À l’occasion de la niche parlementaire du Groupe GDR, nous avons examiné une Proposition de loi portant diverses mesurées de justice sociale et notamment la déconjugalisation de l’Allocation Adulte Handicapé. 

L’Allocation aux adultes handicapés (AAH) est une aide financière créée en 1975. Elle est destinée à compenser l’incapacité de travailler. Cette aide est attribuée sous réserve de respecter des critères d’incapacité, d’âge, de résidence et de ressources. Elle compte aujourd’hui plus de 1,2 million de bénéficiaires, dont 270.000 sont en couple, pour une dépense annuelle d’environ 11 milliards d’euros.

Si de nombreux parlementaires d’opposition (sur les bancs de la gauche comme sur ceux de la droite) sont mobilisés de longue date sur ce sujet, c’est parce que depuis sa création, le montant de l’AAH est calculé en fonction des revenus du foyer. Ainsi, si une personne en situation de handicap est en couple, ses revenus, mais aussi ceux de sa compagne ou compagnon seront pris en compte dans le calcul. 

Ladite PPL proposait ainsi de mettre fin à cette injustice. Mais, le Gouvernement et sa Majorité en ont décidé autrement. Ils ont été opposés à l’individualisation de l’AAH et ont fait voter une mesure qu’ils jugent « plus redistributive », à savoir un abattement forfaitaire de 5 000 euros sur les revenus du conjoint.

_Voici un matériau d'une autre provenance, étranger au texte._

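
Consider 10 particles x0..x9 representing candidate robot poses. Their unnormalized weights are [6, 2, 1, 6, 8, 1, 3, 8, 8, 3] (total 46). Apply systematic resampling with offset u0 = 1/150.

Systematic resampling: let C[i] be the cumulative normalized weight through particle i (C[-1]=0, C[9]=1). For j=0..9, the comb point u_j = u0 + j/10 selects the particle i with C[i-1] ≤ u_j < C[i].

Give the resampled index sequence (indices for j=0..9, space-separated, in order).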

La Secrétaire d’Etat aux personnes handicapées, Madame Sophie CLUZEL, a eu pour seul argument : « Cette PPL ne pourra pas s’appliquer avant des années parce qu’aucun système informatique ne pourra la mettre en œuvre ». En 2021, cet argument est une ineptie. 

Face à la très forte opposition et par peur d’être mis en minorité, la Ministre a demandé la réserve des votes sur l’ensemble des amendements à l’article en question. En l’espèce, nous avons dû nous prononcer sur le texte de la Commission par un seul et unique vote à l’exclusion de tout amendement. 

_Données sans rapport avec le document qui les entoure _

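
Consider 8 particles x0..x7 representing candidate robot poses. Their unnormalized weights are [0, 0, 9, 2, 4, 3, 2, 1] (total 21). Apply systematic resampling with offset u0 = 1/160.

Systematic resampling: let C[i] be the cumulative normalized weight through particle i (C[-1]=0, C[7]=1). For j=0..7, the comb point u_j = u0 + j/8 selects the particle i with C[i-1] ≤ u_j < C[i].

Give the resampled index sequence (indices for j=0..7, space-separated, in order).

2 2 2 2 3 4 5 6

C = [0, 0, 3/7, 11/21, 5/7, 6/7, 20/21, 1]
j=0: u_0=1/160 ∈ [0, 3/7) → index 2
j=1: u_1=21/160 ∈ [0, 3/7) → index 2
j=2: u_2=41/160 ∈ [0, 3/7) → index 2
j=3: u_3=61/160 ∈ [0, 3/7) → index 2
j=4: u_4=81/160 ∈ [3/7, 11/21) → index 3
j=5: u_5=101/160 ∈ [11/21, 5/7) → index 4
j=6: u_6=121/160 ∈ [5/7, 6/7) → index 5
j=7: u_7=141/160 ∈ [6/7, 20/21) → index 6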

Face à cette atteinte grave à la démocratie, nous, Députés de l’opposition avons décidé de quitter les bancs de l’hémicycle. 

Le Gouvernement est passé en force, piétinant la démocratie et faisant barrage aux députés de la nation. 

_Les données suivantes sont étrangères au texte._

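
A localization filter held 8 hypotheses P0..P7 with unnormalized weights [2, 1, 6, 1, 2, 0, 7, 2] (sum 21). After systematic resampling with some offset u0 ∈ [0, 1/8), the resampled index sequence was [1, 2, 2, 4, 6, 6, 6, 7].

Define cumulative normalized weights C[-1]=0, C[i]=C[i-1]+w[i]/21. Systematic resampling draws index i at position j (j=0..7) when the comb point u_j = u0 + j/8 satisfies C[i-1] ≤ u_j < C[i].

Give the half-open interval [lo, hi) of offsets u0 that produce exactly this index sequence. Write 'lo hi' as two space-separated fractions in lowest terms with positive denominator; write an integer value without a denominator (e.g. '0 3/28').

17/168 1/8

C = [2/21, 1/7, 3/7, 10/21, 4/7, 4/7, 19/21, 1]
j=0 picked index 1: u0 ∈ [2/21, 1/7)
j=1 picked index 2: u0 ∈ [1/56, 17/56)
j=2 picked index 2: u0 ∈ [-3/28, 5/28)
j=3 picked index 4: u0 ∈ [17/168, 11/56)
j=4 picked index 6: u0 ∈ [1/14, 17/42)
j=5 picked index 6: u0 ∈ [-3/56, 47/168)
j=6 picked index 6: u0 ∈ [-5/28, 13/84)
j=7 picked index 7: u0 ∈ [5/168, 1/8)
intersection: [17/168, 1/8)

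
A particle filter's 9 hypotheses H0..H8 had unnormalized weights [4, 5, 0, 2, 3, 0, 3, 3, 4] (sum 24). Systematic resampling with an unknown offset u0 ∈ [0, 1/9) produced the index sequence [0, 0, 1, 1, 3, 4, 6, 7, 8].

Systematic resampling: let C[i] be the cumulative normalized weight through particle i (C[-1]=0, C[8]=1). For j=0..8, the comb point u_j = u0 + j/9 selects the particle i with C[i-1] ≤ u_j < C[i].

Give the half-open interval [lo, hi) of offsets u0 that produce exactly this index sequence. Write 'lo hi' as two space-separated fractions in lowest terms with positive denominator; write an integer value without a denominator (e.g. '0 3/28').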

Alors que nous avions à voter une mesure qui fait majoritairement consensus dans la société et auprès des associations, le Gouvernement a, comme à son habitude, usé de méthodes consternantes en piétinant sur le Parlement. 

Le texte doit désormais partir au Sénat. 

Espérons qu’un autre dénouement ait lieu.

Espérons que le Gouvernement et sa Majorité entendent raison. 

Espérons que les droits pour les personnes en situation de handicap avance.